L’UE affirme vouloir la croissance, tout comme le gouvernement britannique, et se dit prête à alléger les réglementations pour y parvenir. Il est temps de mettre cette volonté à l’épreuve. Au lieu de s’enliser dans des considérations politiques, les participants au sommet devraient se concentrer sur des mesures concrètes pour réduire les obstacles au commerce et à l’entreprise. Qu’il s’agisse de technologie ou d’agriculture, les possibilités sont nombreuses pour que le Royaume-Uni et l’UE concluent des mini-accords facilitant les échanges transfrontaliers, ouvrant leurs marchés respectifs et stimulant la croissance.
Le sommet pourrait marquer une étape cruciale vers la construction d’une nouvelle Europe tournée vers la croissance. La croissance économique n’a rien de sorcier. Fondamentalement, elle nécessite que les responsables politiques sachent se retirer. Il ne s’agit pas d’idéologie, mais de régulation raisonnable. Vous voulez que la tech européenne prospère ? Il faut alléger le Digital Markets Act, le RGPD et l’AI Act. Vous souhaitez plus d’énergie ? Investissez dans le nucléaire. Vous voulez une Europe plus saine et plus sûre ? Privilégiez des politiques de santé publique efficaces, comme une fiscalité faible sur le tabac, pour éviter qu’il ne tombe entre les mains de réseaux criminels. Vous souhaitez une croissance verte ? Supprimez certaines réglementations environnementales trop lourdes comme le mécanisme d’ajustement carbone aux frontières (CBAM), le programme « de la ferme à la table » et le Pacte vert européen.
L’UE a déjà montré qu’elle était consciente des lacunes laissées sur les marchés mondiaux par le repli américain et qu’elle était prête à les combler. Les opportunités ne se limitent pas à la politique économique. En matière de science, par exemple, l’Europe voit une chance d’attirer les meilleurs talents américains pour renforcer sa recherche, profiter de l’incertitude outre-Atlantique et du malaise qui règne dans la communauté scientifique américaine.

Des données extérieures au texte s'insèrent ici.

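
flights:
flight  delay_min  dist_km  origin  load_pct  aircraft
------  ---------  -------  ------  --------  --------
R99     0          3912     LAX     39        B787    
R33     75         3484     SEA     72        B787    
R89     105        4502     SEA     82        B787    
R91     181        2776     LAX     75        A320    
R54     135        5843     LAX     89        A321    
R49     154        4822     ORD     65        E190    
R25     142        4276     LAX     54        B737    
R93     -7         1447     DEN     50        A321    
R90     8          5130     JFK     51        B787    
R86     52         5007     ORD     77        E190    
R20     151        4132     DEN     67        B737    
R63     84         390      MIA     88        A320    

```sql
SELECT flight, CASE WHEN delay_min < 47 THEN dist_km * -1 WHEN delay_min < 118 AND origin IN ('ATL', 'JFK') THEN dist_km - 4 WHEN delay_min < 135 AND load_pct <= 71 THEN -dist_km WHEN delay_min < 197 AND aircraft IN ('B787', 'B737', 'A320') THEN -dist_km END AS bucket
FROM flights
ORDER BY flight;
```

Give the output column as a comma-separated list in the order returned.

flight=R20: delay_min < 197 AND aircraft IN ('B787', 'B737', 'A320') → -4132
flight=R25: delay_min < 197 AND aircraft IN ('B787', 'B737', 'A320') → -4276
flight=R33: delay_min < 197 AND aircraft IN ('B787', 'B737', 'A320') → -3484
flight=R49: (no match → NULL) → NULL
flight=R54: (no match → NULL) → NULL
flight=R63: delay_min < 197 AND aircraft IN ('B787', 'B737', 'A320') → -390
flight=R86: (no match → NULL) → NULL
flight=R89: delay_min < 197 AND aircraft IN ('B787', 'B737', 'A320') → -4502
flight=R90: delay_min < 47 → -5130
flight=R91: delay_min < 197 AND aircraft IN ('B787', 'B737', 'A320') → -2776
flight=R93: delay_min < 47 → -1447
flight=R99: delay_min < 47 → -3912

-4132, -4276, -3484, NULL, NULL, -390, NULL, -4502, -5130, -2776, -1447, -3912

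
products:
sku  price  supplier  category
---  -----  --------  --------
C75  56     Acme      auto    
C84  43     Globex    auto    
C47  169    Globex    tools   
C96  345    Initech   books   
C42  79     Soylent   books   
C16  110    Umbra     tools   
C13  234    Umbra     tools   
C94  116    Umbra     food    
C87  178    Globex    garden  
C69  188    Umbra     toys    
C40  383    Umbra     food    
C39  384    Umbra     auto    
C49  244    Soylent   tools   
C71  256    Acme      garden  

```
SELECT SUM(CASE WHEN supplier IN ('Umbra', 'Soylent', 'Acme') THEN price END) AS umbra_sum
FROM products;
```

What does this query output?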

« Le rôle de la science dans le monde actuel est remis en question. L’investissement dans la recherche fondamentale, libre et ouverte est remis en question. Quelle énorme erreur de jugement », a récemment déclaré la présidente de la Commission européenne, Ursula von der Leyen. Espérons que l’arrivée de certains des meilleurs scientifiques au monde aidera l’Europe à éviter les politiques non scientifiques basées sur des données erronées — comme l’interdiction des sachets de nicotine — et à privilégier plutôt l’innovation, une fiscalité faible, des marchés ouverts et une régulation simple.
Les gros titres des journaux après le sommet Royaume-Uni–UE mettront peut-être l’accent sur les accords en matière de défense et de sécurité, mais ce n’est que la moitié de l’histoire. L’opportunité d’une Europe pro-croissance est immense. Les responsables politiques européens doivent saisir cette chance de devenir les nouveaux leaders mondiaux de la croissance économique avant que d’autres nations moins favorables ne prennent cette place.
Alors que l’Amérique s’est enrichie ces dernières années, le reste du monde en a largement bénéficié. Si les États-Unis ne veulent plus jouer ce rôle, rien n’empêche l’Europe de le reprendre. Il n’y a pas si longtemps, la zone euro avait une économie d’une taille comparable à celle des États-Unis. Aujourd’hui, l’économie américaine est deux fois plus grande. L’Europe a un sérieux retard à rattraper. Commençons dès ce week-end.